Objet d’un moratoire depuis 2007, la valeur nette de la résidence — révisée à 142 000 $ — sera de nouveau prise en compte pour l’admissibilité à l’aide sociale.

Québec veut aussi récupérer une part des revenus de colocation des prestataires désirant vivre en commun pour arrondir leurs fins de mois. Les revenus de location des ménages prestataires seront comptabilisés à partir de deux chambres plutôt que trois. De même, en vertu de la proposition réglementaire, le montant mensuel comptabilisé dans la prestation sera porté de 85 $ à 125 $ par mois.

Ces mesures ne visent pas à pénaliser les plus pauvres, mais plutôt à corriger «des incohérences» et des «iniquités» entre les bénéficiaires de l’aide sociale et les travailleurs à faible revenu, a soutenu le ministre.

«Des incohérences ou des problèmes d’équité entre les bénéficiaires de l’aide sociale et les pauvres qui travaillent, qui ont de petits revenus, et qui peuvent parfois se poser des questions sur les avantages d’aller travailler plutôt que d’être dans une situation de prestataires d’aide sociale», a-t-il dit.

M. Blais considère que les nouvelles dispositions sont moralement acceptables, dans le contexte économique actuel.
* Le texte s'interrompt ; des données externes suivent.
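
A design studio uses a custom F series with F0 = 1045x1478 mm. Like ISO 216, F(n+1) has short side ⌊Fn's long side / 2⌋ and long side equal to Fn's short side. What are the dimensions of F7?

92 × 130 mm

F1 = 739 × 1045 mm (from F0 by 1 halving).
F2: ⌊1045/2⌋ × 739 = 522 × 739 mm
F3: ⌊739/2⌋ × 522 = 369 × 522 mm
F4: ⌊522/2⌋ × 369 = 261 × 369 mm
F5: ⌊369/2⌋ × 261 = 184 × 261 mm
F6: ⌊261/2⌋ × 184 = 130 × 184 mm
F7: ⌊184/2⌋ × 130 = 92 × 130 mm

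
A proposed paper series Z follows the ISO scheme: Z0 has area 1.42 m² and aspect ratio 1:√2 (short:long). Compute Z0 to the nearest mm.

Let the short side be w mm. Then w · w√2 = 1.42 m² = 1,420,000 mm².
w² = 1,420,000/√2, so w ≈ 1002.0 mm; long side = w√2 ≈ 1417.1 mm.

1002 × 1417 mm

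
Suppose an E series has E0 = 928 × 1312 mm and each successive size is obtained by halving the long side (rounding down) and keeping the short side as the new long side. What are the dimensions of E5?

164 × 232 mm

E1: ⌊1312/2⌋ × 928 = 656 × 928 mm
E2: ⌊928/2⌋ × 656 = 464 × 656 mm
E3: ⌊656/2⌋ × 464 = 328 × 464 mm
E4: ⌊464/2⌋ × 328 = 232 × 328 mm
E5: ⌊328/2⌋ × 232 = 164 × 232 mm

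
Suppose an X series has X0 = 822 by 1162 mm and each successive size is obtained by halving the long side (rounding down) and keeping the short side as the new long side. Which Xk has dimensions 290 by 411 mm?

X0: 822 × 1162 mm
X1: 581 × 822 mm
X2: 411 × 581 mm
X3: 290 × 411 mm
X4: 205 × 290 mm
→ matches X3.

X3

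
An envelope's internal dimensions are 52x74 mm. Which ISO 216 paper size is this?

A8 (52 × 74 mm)

Aspect ratio 74/52 ≈ 1.423 — close to the ISO √2 ≈ 1.414.
In the A-series (A0 area = 1 m²): A8 = 52 × 74 mm.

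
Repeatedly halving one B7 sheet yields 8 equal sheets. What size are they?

B10

8 = 2^3, so 3 halving steps.
B7 → B8 → … → B10 after 3 steps.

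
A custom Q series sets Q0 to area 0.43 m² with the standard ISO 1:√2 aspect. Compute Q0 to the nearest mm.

Let the short side be w mm. Then w · w√2 = 0.43 m² = 430,000 mm².
w² = 430,000/√2, so w ≈ 551.4 mm; long side = w√2 ≈ 779.8 mm.

551 × 780 mm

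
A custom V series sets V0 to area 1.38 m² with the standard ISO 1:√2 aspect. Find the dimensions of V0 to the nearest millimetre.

988 × 1397 mm

Let the short side be w mm. Then w · w√2 = 1.38 m² = 1,380,000 mm².
w² = 1,380,000/√2, so w ≈ 987.8 mm; long side = w√2 ≈ 1397.0 mm.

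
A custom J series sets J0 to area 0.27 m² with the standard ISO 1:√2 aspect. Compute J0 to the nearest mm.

437 × 618 mm

Let the short side be w mm. Then w · w√2 = 0.27 m² = 270,000 mm².
w² = 270,000/√2, so w ≈ 436.9 mm; long side = w√2 ≈ 617.9 mm.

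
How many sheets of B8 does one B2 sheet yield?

64

B2 = 500 × 707 mm; B8 = 62 × 88 mm.
Each halving step doubles the count; 6 steps from B2 to B8.
2^6 = 64.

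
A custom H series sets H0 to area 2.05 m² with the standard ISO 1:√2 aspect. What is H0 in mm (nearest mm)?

Let the short side be w mm. Then w · w√2 = 2.05 m² = 2,050,000 mm².
w² = 2,050,000/√2, so w ≈ 1204.0 mm; long side = w√2 ≈ 1702.7 mm.

1204 × 1703 mm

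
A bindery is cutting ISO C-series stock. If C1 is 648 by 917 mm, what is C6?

C2: ⌊917/2⌋ × 648 = 458 × 648 mm
C3: ⌊648/2⌋ × 458 = 324 × 458 mm
C4: ⌊458/2⌋ × 324 = 229 × 324 mm
C5: ⌊324/2⌋ × 229 = 162 × 229 mm
C6: ⌊229/2⌋ × 162 = 114 × 162 mm

114 × 162 mm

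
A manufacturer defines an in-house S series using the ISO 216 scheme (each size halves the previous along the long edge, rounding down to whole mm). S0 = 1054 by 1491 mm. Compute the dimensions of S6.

131 × 186 mm

S1: ⌊1491/2⌋ × 1054 = 745 × 1054 mm
S2: ⌊1054/2⌋ × 745 = 527 × 745 mm
S3: ⌊745/2⌋ × 527 = 372 × 527 mm
S4: ⌊527/2⌋ × 372 = 263 × 372 mm
S5: ⌊372/2⌋ × 263 = 186 × 263 mm
S6: ⌊263/2⌋ × 186 = 131 × 186 mm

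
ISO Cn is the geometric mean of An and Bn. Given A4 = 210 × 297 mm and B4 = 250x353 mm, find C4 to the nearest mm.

229 × 324 mm

Short side: √(210 · 250) = √52500 ≈ 229.1 → 229 mm
Long side: √(297 · 353) = √104841 ≈ 323.8 → 324 mm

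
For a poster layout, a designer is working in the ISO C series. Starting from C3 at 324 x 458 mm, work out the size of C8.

57 × 81 mm

C4: ⌊458/2⌋ × 324 = 229 × 324 mm
C5: ⌊324/2⌋ × 229 = 162 × 229 mm
C6: ⌊229/2⌋ × 162 = 114 × 162 mm
C7: ⌊162/2⌋ × 114 = 81 × 114 mm
C8: ⌊114/2⌋ × 81 = 57 × 81 mm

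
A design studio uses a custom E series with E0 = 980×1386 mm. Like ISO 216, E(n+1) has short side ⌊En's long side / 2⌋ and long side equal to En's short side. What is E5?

E1: ⌊1386/2⌋ × 980 = 693 × 980 mm
E2: ⌊980/2⌋ × 693 = 490 × 693 mm
E3: ⌊693/2⌋ × 490 = 346 × 490 mm
E4: ⌊490/2⌋ × 346 = 245 × 346 mm
E5: ⌊346/2⌋ × 245 = 173 × 245 mm

173 × 245 mm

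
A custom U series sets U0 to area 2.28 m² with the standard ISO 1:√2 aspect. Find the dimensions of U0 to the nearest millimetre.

Let the short side be w mm. Then w · w√2 = 2.28 m² = 2,280,000 mm².
w² = 2,280,000/√2, so w ≈ 1269.7 mm; long side = w√2 ≈ 1795.7 mm.

1270 × 1796 mm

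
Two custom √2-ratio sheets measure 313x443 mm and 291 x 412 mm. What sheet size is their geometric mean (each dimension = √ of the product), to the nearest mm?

302 × 427 mm

Short side: √(313 · 291) = √91083 ≈ 301.8 → 302 mm
Long side: √(443 · 412) = √182516 ≈ 427.2 → 427 mm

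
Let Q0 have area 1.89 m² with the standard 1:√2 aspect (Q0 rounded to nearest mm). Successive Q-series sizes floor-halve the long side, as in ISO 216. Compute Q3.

408 × 578 mm

Let Q0's short side be w mm. w · w√2 = 1.89 m² = 1,890,000 mm², so w ≈ 1156.0 mm and w√2 ≈ 1634.9 mm → Q0 = 1156 × 1635 mm.
Q1: ⌊1635/2⌋ × 1156 = 817 × 1156 mm
Q2: ⌊1156/2⌋ × 817 = 578 × 817 mm
Q3: ⌊817/2⌋ × 578 = 408 × 578 mm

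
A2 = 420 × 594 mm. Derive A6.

A3: ⌊594/2⌋ × 420 = 297 × 420 mm
A4: ⌊420/2⌋ × 297 = 210 × 297 mm
A5: ⌊297/2⌋ × 210 = 148 × 210 mm
A6: ⌊210/2⌋ × 148 = 105 × 148 mm

105 × 148 mm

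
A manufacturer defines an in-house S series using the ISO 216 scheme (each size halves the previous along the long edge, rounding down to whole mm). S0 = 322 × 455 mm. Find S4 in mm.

80 × 113 mm

S1: ⌊455/2⌋ × 322 = 227 × 322 mm
S2: ⌊322/2⌋ × 227 = 161 × 227 mm
S3: ⌊227/2⌋ × 161 = 113 × 161 mm
S4: ⌊161/2⌋ × 113 = 80 × 113 mm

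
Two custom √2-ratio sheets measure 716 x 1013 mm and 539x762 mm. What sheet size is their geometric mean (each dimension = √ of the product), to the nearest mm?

621 × 879 mm

Short side: √(716 · 539) = √385924 ≈ 621.2 → 621 mm
Long side: √(1013 · 762) = √771906 ≈ 878.6 → 879 mm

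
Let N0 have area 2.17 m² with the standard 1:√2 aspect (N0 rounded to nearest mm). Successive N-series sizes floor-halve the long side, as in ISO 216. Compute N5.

Let N0's short side be w mm. w · w√2 = 2.17 m² = 2,170,000 mm², so w ≈ 1238.7 mm and w√2 ≈ 1751.8 mm → N0 = 1239 × 1752 mm.
N1: ⌊1752/2⌋ × 1239 = 876 × 1239 mm
N2: ⌊1239/2⌋ × 876 = 619 × 876 mm
N3: ⌊876/2⌋ × 619 = 438 × 619 mm
N4: ⌊619/2⌋ × 438 = 309 × 438 mm
N5: ⌊438/2⌋ × 309 = 219 × 309 mm

219 × 309 mm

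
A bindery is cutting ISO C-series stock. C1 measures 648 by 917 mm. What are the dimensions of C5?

C2: ⌊917/2⌋ × 648 = 458 × 648 mm
C3: ⌊648/2⌋ × 458 = 324 × 458 mm
C4: ⌊458/2⌋ × 324 = 229 × 324 mm
C5: ⌊324/2⌋ × 229 = 162 × 229 mm

162 × 229 mm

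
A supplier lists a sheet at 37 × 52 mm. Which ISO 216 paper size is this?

A9 (37 × 52 mm)

Aspect ratio 52/37 ≈ 1.405 — close to the ISO √2 ≈ 1.414.
In the A-series (A0 area = 1 m²): A9 = 37 × 52 mm.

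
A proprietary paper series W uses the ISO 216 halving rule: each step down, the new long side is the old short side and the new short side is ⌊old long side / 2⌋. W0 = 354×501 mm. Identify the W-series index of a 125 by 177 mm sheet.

W3

W0: 354 × 501 mm
W1: 250 × 354 mm
W2: 177 × 250 mm
W3: 125 × 177 mm
W4: 88 × 125 mm
→ matches W3.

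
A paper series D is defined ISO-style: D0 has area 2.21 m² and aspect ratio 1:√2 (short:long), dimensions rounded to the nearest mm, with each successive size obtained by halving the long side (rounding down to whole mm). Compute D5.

221 × 312 mm

Let D0's short side be w mm. w · w√2 = 2.21 m² = 2,210,000 mm², so w ≈ 1250.1 mm and w√2 ≈ 1767.9 mm → D0 = 1250 × 1768 mm.
D1: ⌊1768/2⌋ × 1250 = 884 × 1250 mm
D2: ⌊1250/2⌋ × 884 = 625 × 884 mm
D3: ⌊884/2⌋ × 625 = 442 × 625 mm
D4: ⌊625/2⌋ × 442 = 312 × 442 mm
D5: ⌊442/2⌋ × 312 = 221 × 312 mm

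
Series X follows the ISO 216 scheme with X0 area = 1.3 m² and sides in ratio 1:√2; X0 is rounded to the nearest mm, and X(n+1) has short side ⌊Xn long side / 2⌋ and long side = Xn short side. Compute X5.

169 × 239 mm

Let X0's short side be w mm. w · w√2 = 1.3 m² = 1,300,000 mm², so w ≈ 958.8 mm and w√2 ≈ 1355.9 mm → X0 = 959 × 1356 mm.
X1: ⌊1356/2⌋ × 959 = 678 × 959 mm
X2: ⌊959/2⌋ × 678 = 479 × 678 mm
X3: ⌊678/2⌋ × 479 = 339 × 479 mm
X4: ⌊479/2⌋ × 339 = 239 × 339 mm
X5: ⌊339/2⌋ × 239 = 169 × 239 mm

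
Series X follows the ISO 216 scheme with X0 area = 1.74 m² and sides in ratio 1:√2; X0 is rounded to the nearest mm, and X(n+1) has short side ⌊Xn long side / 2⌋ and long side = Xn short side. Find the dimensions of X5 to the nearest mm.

Let X0's short side be w mm. w · w√2 = 1.74 m² = 1,740,000 mm², so w ≈ 1109.2 mm and w√2 ≈ 1568.7 mm → X0 = 1109 × 1569 mm.
X1: ⌊1569/2⌋ × 1109 = 784 × 1109 mm
X2: ⌊1109/2⌋ × 784 = 554 × 784 mm
X3: ⌊784/2⌋ × 554 = 392 × 554 mm
X4: ⌊554/2⌋ × 392 = 277 × 392 mm
X5: ⌊392/2⌋ × 277 = 196 × 277 mm

196 × 277 mm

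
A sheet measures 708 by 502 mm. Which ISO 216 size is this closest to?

B2 (500 × 707 mm)

Aspect ratio 708/502 ≈ 1.410 — close to the ISO √2 ≈ 1.414.
In the B-series (B0 = 1000 × 1414 mm): B2 = 500 × 707 mm.
Off by 3 mm total — nearest standard size.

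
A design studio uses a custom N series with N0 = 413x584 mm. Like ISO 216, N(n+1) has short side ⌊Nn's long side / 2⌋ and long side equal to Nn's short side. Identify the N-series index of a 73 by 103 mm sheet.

N5

N0: 413 × 584 mm
N1: 292 × 413 mm
N2: 206 × 292 mm
N3: 146 × 206 mm
N4: 103 × 146 mm
N5: 73 × 103 mm
N6: 51 × 73 mm
→ matches N5.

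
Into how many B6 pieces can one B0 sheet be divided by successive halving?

B0 = 1000 × 1414 mm; B6 = 125 × 176 mm.
Each halving step doubles the count; 6 steps from B0 to B6.
2^6 = 64.

64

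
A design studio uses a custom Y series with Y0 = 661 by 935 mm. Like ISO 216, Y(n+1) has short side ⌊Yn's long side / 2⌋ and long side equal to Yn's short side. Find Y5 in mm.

Y1: ⌊935/2⌋ × 661 = 467 × 661 mm
Y2: ⌊661/2⌋ × 467 = 330 × 467 mm
Y3: ⌊467/2⌋ × 330 = 233 × 330 mm
Y4: ⌊330/2⌋ × 233 = 165 × 233 mm
Y5: ⌊233/2⌋ × 165 = 116 × 165 mm

116 × 165 mm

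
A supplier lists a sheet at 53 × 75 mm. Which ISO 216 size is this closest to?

A8 (52 × 74 mm)

Aspect ratio 75/53 ≈ 1.415 — close to the ISO √2 ≈ 1.414.
In the A-series (A0 area = 1 m²): A8 = 52 × 74 mm.
Off by 2 mm total — nearest standard size.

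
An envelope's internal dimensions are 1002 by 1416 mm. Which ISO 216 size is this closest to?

Aspect ratio 1416/1002 ≈ 1.413 — close to the ISO √2 ≈ 1.414.
In the B-series (B0 = 1000 × 1414 mm): B0 = 1000 × 1414 mm.
Off by 4 mm total — nearest standard size.

B0 (1000 × 1414 mm)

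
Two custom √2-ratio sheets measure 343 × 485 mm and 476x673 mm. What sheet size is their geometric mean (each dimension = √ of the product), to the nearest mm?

Short side: √(343 · 476) = √163268 ≈ 404.1 → 404 mm
Long side: √(485 · 673) = √326405 ≈ 571.3 → 571 mm

404 × 571 mm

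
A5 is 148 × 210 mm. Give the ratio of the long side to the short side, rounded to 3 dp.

1.419

210 / 148 = 1.419
ISO 216 targets √2 ≈ 1.414; the +0.005 deviation is from mm rounding.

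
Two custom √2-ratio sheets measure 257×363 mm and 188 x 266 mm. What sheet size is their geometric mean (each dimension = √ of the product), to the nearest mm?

220 × 311 mm

Short side: √(257 · 188) = √48316 ≈ 219.8 → 220 mm
Long side: √(363 · 266) = √96558 ≈ 310.7 → 311 mm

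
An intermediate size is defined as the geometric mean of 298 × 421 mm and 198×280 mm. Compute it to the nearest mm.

Short side: √(298 · 198) = √59004 ≈ 242.9 → 243 mm
Long side: √(421 · 280) = √117880 ≈ 343.3 → 343 mm

243 × 343 mm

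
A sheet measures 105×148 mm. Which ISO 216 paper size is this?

A6 (105 × 148 mm)

Aspect ratio 148/105 ≈ 1.410 — close to the ISO √2 ≈ 1.414.
In the A-series (A0 area = 1 m²): A6 = 105 × 148 mm.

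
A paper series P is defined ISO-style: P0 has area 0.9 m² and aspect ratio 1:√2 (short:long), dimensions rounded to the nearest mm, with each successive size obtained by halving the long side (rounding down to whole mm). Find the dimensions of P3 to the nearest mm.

Let P0's short side be w mm. w · w√2 = 0.9 m² = 900,000 mm², so w ≈ 797.7 mm and w√2 ≈ 1128.2 mm → P0 = 798 × 1128 mm.
P1: ⌊1128/2⌋ × 798 = 564 × 798 mm
P2: ⌊798/2⌋ × 564 = 399 × 564 mm
P3: ⌊564/2⌋ × 399 = 282 × 399 mm

282 × 399 mm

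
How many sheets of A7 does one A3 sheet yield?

16

A3 = 297 × 420 mm; A7 = 74 × 105 mm.
Each halving step doubles the count; 4 steps from A3 to A7.
2^4 = 16.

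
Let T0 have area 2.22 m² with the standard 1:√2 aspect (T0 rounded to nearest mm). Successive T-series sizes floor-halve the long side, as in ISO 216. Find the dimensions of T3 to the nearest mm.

Let T0's short side be w mm. w · w√2 = 2.22 m² = 2,220,000 mm², so w ≈ 1252.9 mm and w√2 ≈ 1771.9 mm → T0 = 1253 × 1772 mm.
T1: ⌊1772/2⌋ × 1253 = 886 × 1253 mm
T2: ⌊1253/2⌋ × 886 = 626 × 886 mm
T3: ⌊886/2⌋ × 626 = 443 × 626 mm

443 × 626 mm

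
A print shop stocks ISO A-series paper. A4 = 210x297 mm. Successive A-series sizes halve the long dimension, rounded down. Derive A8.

52 × 74 mm

A5: ⌊297/2⌋ × 210 = 148 × 210 mm
A6: ⌊210/2⌋ × 148 = 105 × 148 mm
A7: ⌊148/2⌋ × 105 = 74 × 105 mm
A8: ⌊105/2⌋ × 74 = 52 × 74 mm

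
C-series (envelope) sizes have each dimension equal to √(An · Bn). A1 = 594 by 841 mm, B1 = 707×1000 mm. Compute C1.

Short side: √(594 · 707) = √419958 ≈ 648.0 → 648 mm
Long side: √(841 · 1000) = √841000 ≈ 917.1 → 917 mm

648 × 917 mm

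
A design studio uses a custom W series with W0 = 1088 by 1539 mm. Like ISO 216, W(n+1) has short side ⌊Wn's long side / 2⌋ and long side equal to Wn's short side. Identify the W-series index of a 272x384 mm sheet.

W0: 1088 × 1539 mm
W1: 769 × 1088 mm
W2: 544 × 769 mm
W3: 384 × 544 mm
W4: 272 × 384 mm
W5: 192 × 272 mm
→ matches W4.

W4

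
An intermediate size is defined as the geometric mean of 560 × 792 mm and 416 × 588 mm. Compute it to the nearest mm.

Short side: √(560 · 416) = √232960 ≈ 482.7 → 483 mm
Long side: √(792 · 588) = √465696 ≈ 682.4 → 682 mm

483 × 682 mm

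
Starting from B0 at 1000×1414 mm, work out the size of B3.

B1: ⌊1414/2⌋ × 1000 = 707 × 1000 mm
B2: ⌊1000/2⌋ × 707 = 500 × 707 mm
B3: ⌊707/2⌋ × 500 = 353 × 500 mm

353 × 500 mm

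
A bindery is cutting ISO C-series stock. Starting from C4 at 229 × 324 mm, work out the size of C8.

C5: ⌊324/2⌋ × 229 = 162 × 229 mm
C6: ⌊229/2⌋ × 162 = 114 × 162 mm
C7: ⌊162/2⌋ × 114 = 81 × 114 mm
C8: ⌊114/2⌋ × 81 = 57 × 81 mm

57 × 81 mm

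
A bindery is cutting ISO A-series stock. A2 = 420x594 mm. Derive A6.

105 × 148 mm

A3: ⌊594/2⌋ × 420 = 297 × 420 mm
A4: ⌊420/2⌋ × 297 = 210 × 297 mm
A5: ⌊297/2⌋ × 210 = 148 × 210 mm
A6: ⌊210/2⌋ × 148 = 105 × 148 mm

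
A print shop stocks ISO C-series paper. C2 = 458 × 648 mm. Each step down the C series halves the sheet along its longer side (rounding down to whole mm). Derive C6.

C3: ⌊648/2⌋ × 458 = 324 × 458 mm
C4: ⌊458/2⌋ × 324 = 229 × 324 mm
C5: ⌊324/2⌋ × 229 = 162 × 229 mm
C6: ⌊229/2⌋ × 162 = 114 × 162 mm

114 × 162 mm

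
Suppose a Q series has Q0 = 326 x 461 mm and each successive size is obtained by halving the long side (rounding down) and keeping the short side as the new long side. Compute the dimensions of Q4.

Q1: ⌊461/2⌋ × 326 = 230 × 326 mm
Q2: ⌊326/2⌋ × 230 = 163 × 230 mm
Q3: ⌊230/2⌋ × 163 = 115 × 163 mm
Q4: ⌊163/2⌋ × 115 = 81 × 115 mm

81 × 115 mm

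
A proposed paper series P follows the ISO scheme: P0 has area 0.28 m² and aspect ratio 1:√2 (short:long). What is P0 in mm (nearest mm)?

Let the short side be w mm. Then w · w√2 = 0.28 m² = 280,000 mm².
w² = 280,000/√2, so w ≈ 445.0 mm; long side = w√2 ≈ 629.3 mm.

445 × 629 mm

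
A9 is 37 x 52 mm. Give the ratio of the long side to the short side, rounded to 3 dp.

52 / 37 = 1.405
ISO 216 targets √2 ≈ 1.414; the -0.009 deviation is from mm rounding.

1.405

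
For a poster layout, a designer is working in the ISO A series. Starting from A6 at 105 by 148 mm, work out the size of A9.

37 × 52 mm

A7: ⌊148/2⌋ × 105 = 74 × 105 mm
A8: ⌊105/2⌋ × 74 = 52 × 74 mm
A9: ⌊74/2⌋ × 52 = 37 × 52 mm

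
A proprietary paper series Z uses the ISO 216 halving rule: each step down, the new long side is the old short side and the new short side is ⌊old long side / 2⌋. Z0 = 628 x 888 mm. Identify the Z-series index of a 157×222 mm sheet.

Z4

Z0: 628 × 888 mm
Z1: 444 × 628 mm
Z2: 314 × 444 mm
Z3: 222 × 314 mm
Z4: 157 × 222 mm
Z5: 111 × 157 mm
→ matches Z4.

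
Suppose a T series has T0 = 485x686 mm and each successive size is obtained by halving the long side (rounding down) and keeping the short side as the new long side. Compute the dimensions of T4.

T1: ⌊686/2⌋ × 485 = 343 × 485 mm
T2: ⌊485/2⌋ × 343 = 242 × 343 mm
T3: ⌊343/2⌋ × 242 = 171 × 242 mm
T4: ⌊242/2⌋ × 171 = 121 × 171 mm

121 × 171 mm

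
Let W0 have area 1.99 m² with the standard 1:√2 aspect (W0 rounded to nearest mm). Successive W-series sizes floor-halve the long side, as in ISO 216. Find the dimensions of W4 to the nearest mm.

296 × 419 mm

Let W0's short side be w mm. w · w√2 = 1.99 m² = 1,990,000 mm², so w ≈ 1186.2 mm and w√2 ≈ 1677.6 mm → W0 = 1186 × 1678 mm.
W1: ⌊1678/2⌋ × 1186 = 839 × 1186 mm
W2: ⌊1186/2⌋ × 839 = 593 × 839 mm
W3: ⌊839/2⌋ × 593 = 419 × 593 mm
W4: ⌊593/2⌋ × 419 = 296 × 419 mm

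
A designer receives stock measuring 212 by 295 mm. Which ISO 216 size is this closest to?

A4 (210 × 297 mm)

Aspect ratio 295/212 ≈ 1.392 (ISO target is √2 ≈ 1.414).
In the A-series (A0 area = 1 m²): A4 = 210 × 297 mm.
Off by 4 mm total — nearest standard size.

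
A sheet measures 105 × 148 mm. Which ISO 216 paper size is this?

Aspect ratio 148/105 ≈ 1.410 — close to the ISO √2 ≈ 1.414.
In the A-series (A0 area = 1 m²): A6 = 105 × 148 mm.

A6 (105 × 148 mm)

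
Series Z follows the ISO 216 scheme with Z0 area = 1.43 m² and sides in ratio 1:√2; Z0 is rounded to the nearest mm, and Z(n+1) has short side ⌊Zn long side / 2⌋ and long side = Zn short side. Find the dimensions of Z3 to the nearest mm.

Let Z0's short side be w mm. w · w√2 = 1.43 m² = 1,430,000 mm², so w ≈ 1005.6 mm and w√2 ≈ 1422.1 mm → Z0 = 1006 × 1422 mm.
Z1: ⌊1422/2⌋ × 1006 = 711 × 1006 mm
Z2: ⌊1006/2⌋ × 711 = 503 × 711 mm
Z3: ⌊711/2⌋ × 503 = 355 × 503 mm

355 × 503 mm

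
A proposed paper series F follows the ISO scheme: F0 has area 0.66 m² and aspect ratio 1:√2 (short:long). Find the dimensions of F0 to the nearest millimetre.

Let the short side be w mm. Then w · w√2 = 0.66 m² = 660,000 mm².
w² = 660,000/√2, so w ≈ 683.1 mm; long side = w√2 ≈ 966.1 mm.

683 × 966 mm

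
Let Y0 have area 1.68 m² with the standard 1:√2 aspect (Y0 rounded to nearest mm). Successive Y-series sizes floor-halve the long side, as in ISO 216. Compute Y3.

385 × 545 mm

Let Y0's short side be w mm. w · w√2 = 1.68 m² = 1,680,000 mm², so w ≈ 1089.9 mm and w√2 ≈ 1541.4 mm → Y0 = 1090 × 1541 mm.
Y1: ⌊1541/2⌋ × 1090 = 770 × 1090 mm
Y2: ⌊1090/2⌋ × 770 = 545 × 770 mm
Y3: ⌊770/2⌋ × 545 = 385 × 545 mm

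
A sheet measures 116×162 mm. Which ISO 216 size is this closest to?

Aspect ratio 162/116 ≈ 1.397 (ISO target is √2 ≈ 1.414).
In the C-series (envelope sizes, between A and B): C6 = 114 × 162 mm.
Off by 2 mm total — nearest standard size.

C6 (114 × 162 mm)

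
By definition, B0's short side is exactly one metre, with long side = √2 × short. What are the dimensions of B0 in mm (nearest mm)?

Short side = 1000 mm; long side = 1000√2 ≈ 1414.2 mm.

1000 × 1414 mm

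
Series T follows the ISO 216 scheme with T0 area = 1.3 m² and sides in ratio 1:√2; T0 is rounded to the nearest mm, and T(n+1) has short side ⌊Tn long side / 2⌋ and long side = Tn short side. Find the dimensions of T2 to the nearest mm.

Let T0's short side be w mm. w · w√2 = 1.3 m² = 1,300,000 mm², so w ≈ 958.8 mm and w√2 ≈ 1355.9 mm → T0 = 959 × 1356 mm.
T1: ⌊1356/2⌋ × 959 = 678 × 959 mm
T2: ⌊959/2⌋ × 678 = 479 × 678 mm

479 × 678 mm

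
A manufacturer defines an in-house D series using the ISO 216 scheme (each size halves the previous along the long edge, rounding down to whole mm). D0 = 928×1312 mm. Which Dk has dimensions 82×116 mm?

D0: 928 × 1312 mm
D1: 656 × 928 mm
D2: 464 × 656 mm
D3: 328 × 464 mm
D4: 232 × 328 mm
D5: 164 × 232 mm
D6: 116 × 164 mm
D7: 82 × 116 mm
D8: 58 × 82 mm
→ matches D7.

D7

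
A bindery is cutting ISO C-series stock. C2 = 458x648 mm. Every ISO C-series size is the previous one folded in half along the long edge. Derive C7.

C3: ⌊648/2⌋ × 458 = 324 × 458 mm
C4: ⌊458/2⌋ × 324 = 229 × 324 mm
C5: ⌊324/2⌋ × 229 = 162 × 229 mm
C6: ⌊229/2⌋ × 162 = 114 × 162 mm
C7: ⌊162/2⌋ × 114 = 81 × 114 mm

81 × 114 mm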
«On a retourné toutes les pierres, j’ai conservé ces propositions et il me semble que du point de vue moral, du point de vue intuitif, du point de vue de la situation économique du Québec, ce sont des propositions qui vont bien passer dans la population», a-t-il avancé.

Ce n’est pas l’avis de Québec solidaire qui, loin d’appuyer les compressions, réclame un «rehaussement substantiel des prestations à la sécurité du revenu».

En point de presse, la cochef de la formation de gauche, Françoise David, a accusé le ministre d’entretenir les pires préjugés envers les prestataires de l’aide sociale.

«À croire qu’ils sont nombreux à se précipiter dans le Sud l’hiver. Mais avec quel argent, grands dieux? Ils ne seraient même pas capables de se payer un billet d’autobus pour la Floride», a pesté la députée de Gouin.

«On parle de quoi ici? Des gens qui auraient oublié, un mois, de déclarer qu’ils ont pu travailler. Ils ont droit à 200 $ de gains permis, ils le déclarent le mois suivant, bien, « too bad », ils vont se faire couper. Écoutez, ce n’est pas sérieux», a-t-elle ajouté, invitant les groupes à se mobiliser contre les propositions du gouvernement.

Du côté de l’opposition officielle, le porte-parole du Parti québécois en matière de lutte contre la pauvreté, Harold Lebel, s’est désolé de voir le ministre Blais, un progressiste, retourner sa veste aussi vite.

«On voyait quelqu’un de sensible à la pauvreté, quelqu’un qui avait même déjà publié un livre sur le revenu minimum garanti, qui avait une certaine sensibilité. Maintenant, cet homme sensible, il s’est transformé en serviteur du président du Conseil du trésor», a dit M. Lebel, enjoignant à son tour aux citoyens de monter aux barricades contre les propositions du gouvernement.